Mercredi matin au Grand Conseil bernois, la communauté des malentendants a suivi le débat traduit en langage des signes, en deux langues.
L’enjeu: imposer une reconnaissance officielle de la langue des signes dans l’administration bernoise, via une modification législative. Mohamed Hamdaoui (PDC) exigeait en particulier un accès «adapté au système judiciaire, à l’administration et aux services publics aux personnes communiquant par le langage des signes».
De cette oreille
Las! Le gouvernement ne l’a pas entendu de cette oreille: le Conseil-exécutif considère «disproportionné d’adopter un acte législatif fondé sur une seule forme spécifique de handicap». Son raisonnement: «En cas de besoin, par exemple pour un entretien dans un office, au tribunal ou à l’hôpital, il est possible de faire appel à des interprètes en langue des signes via Procom».

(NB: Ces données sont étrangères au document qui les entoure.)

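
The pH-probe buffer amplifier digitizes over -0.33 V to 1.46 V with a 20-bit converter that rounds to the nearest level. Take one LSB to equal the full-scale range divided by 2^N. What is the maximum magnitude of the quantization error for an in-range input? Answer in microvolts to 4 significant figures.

0.8535 µV

Range = 1.46 − (-0.33) = 1.79 V.
Step size = 1.79/1048576 V = 1.70708 µV.
|e|_max = LSB/2 = 0.8535 µV.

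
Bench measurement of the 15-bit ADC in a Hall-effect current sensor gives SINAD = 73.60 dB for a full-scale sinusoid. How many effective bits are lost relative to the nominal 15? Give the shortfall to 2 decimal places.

3.07 bits

ENOB = (SINAD − 1.76)/6.02 = (73.60 − 1.76)/6.02 = 11.9336 bits.
15 − 11.9336 = 3.07 bits below nominal.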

«Nous ne sommes pas là pour prendre des mesures symboliques, mais pour proposer de vraies solutions», a insisté le conseiller d’Etat Pierre Alain Schnegg, en charge de la santé, des affaires sociales et de l’intégration.
134 voix contre 11
Le Grand Conseil se préparait à rejeter sa motion quand Mohamed Hamdaoui l’a transformée en un postulat moins contraignant. Bien lui en pris: le Grand Conseil l’a accepté par 134 voix contre 11.
Dans la tribune du public, les malentendants ont applaudi à leur manière. Le président du Grand Conseil leur a signalé avec le sourire que le public n’était pas autorisé à manifester sa joie, mais qu’agiter des mains gantées n’avait pas dérangé le plénum.

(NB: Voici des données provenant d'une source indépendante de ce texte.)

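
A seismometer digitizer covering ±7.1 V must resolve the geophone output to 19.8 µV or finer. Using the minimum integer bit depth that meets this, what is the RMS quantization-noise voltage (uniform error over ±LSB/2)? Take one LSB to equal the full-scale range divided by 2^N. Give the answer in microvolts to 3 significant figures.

3.91 µV

Full-scale range = 7.1 V − (-7.1 V) = 14.2 V.
14.2 V / 19.8 µV = 717200. Since 2^19 = 524288 and 2^20 = 1048576, N = 20.
LSB = 14.2 V ÷ 2^20 = 14.2/1048576 V = 13.542 µV.
RMS noise = LSB/√12 = 3.91 µV.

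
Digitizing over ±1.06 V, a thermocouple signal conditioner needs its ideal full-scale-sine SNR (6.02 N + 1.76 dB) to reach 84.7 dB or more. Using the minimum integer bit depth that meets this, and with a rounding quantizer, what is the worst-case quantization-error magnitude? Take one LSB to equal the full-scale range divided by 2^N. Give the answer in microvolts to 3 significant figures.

Full-scale range = 1.06 V − (-1.06 V) = 2.12 V.
6.02 N + 1.76 ≥ 84.7 gives N ≥ 13.777, so the minimum integer is 14.
LSB = 2.12 V / 2^14 = 129.39 µV.
Half an LSB is 64.7 µV.

64.7 µV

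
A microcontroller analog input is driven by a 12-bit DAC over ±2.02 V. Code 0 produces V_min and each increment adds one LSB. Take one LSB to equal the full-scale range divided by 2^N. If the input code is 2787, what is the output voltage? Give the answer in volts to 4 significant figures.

Full-scale range = 2.02 V − (-2.02 V) = 4.04 V. LSB = 4.04 V / 2^12.
Output = V_min + (2787/4096) × range = -2.02 + 0.680420 × 4.04 V
      = -2.02 V + 2.74890 V = 0.728896 V.

0.7289 V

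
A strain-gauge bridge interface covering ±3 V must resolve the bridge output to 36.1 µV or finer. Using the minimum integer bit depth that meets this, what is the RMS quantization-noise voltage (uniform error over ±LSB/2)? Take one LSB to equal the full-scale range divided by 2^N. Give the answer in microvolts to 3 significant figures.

Span: 3 V − (-3 V) = 6 V.
Required number of levels: 6/36.1 µV = 166200; smallest N with 2^N ≥ that is 18.
Step size = 6/262144 V = 22.888 µV.
RMS noise = LSB/√12 = 6.61 µV.

6.61 µV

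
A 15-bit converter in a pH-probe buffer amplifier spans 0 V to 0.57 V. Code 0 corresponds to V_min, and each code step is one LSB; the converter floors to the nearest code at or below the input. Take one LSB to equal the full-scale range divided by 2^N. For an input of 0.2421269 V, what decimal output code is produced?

Span = 0.57 V. LSB = 0.57 V / 2^15 ≈ 17.40 µV.
V_in − V_min = 0.2421269 − (0) = 0.2421269 V.
Divide by LSB: 0.2421269 × 32768/0.57 = 13919.3233.
Truncating gives code 13919.

13919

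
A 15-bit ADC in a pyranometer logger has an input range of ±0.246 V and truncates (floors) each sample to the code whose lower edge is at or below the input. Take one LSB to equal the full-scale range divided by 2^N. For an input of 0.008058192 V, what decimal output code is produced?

Range = 0.246 − (-0.246) = 0.492 V. LSB = 0.492 V / 2^15 ≈ 15.01 µV.
code = ⌊(V_in − V_min)/LSB⌋ = ⌊(V_in − V_min) × 2^15 / range⌋
     = ⌊(0.008058192 − (-0.246)) × 32768 / 0.492⌋ = ⌊0.254058192 × 32768/0.492⌋
     = ⌊16920.689⌋ = 16920.

16920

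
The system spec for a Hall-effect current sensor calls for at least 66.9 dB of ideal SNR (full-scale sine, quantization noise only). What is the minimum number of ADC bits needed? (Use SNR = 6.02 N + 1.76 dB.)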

«Moi, j’ai de la chance: mon handicap est visible», avait plaidé au micro Mohamed Hamdaoui, victime de la polio. Au sujet des malentendants, il a souligné que non seulement leur handicap est invisible, mais «leur souffrance est silencieuse».
«Manif silencieuse»
«Je n’ai jamais assisté à une manifestation aussi silencieuse», indiquait avant la séance Synes Ernst, vice-président du PDC bernois, tandis que des malentendants brandissaient des pancartes et distribuaient des bouchons d’oreilles marqués «Ne Soyez pas sourds à nos soucis!».
«À handicap à part, solution à part», insiste Mohamed Hamdaoui, à l’issue du vote. Sa crainte: que la cause des sourd finisse dans un tiroir. Son modèle est à Genève, mais le député bernois ne voulait d’une modification de la Constitution cantonale qui nécessiterait une votation populaire.
Ce qui comptait le plus pour lui après le vote? «Les malentendants ont le sentiment qu’on commence à les écouter»., conclut Mohamed Hamdaoui.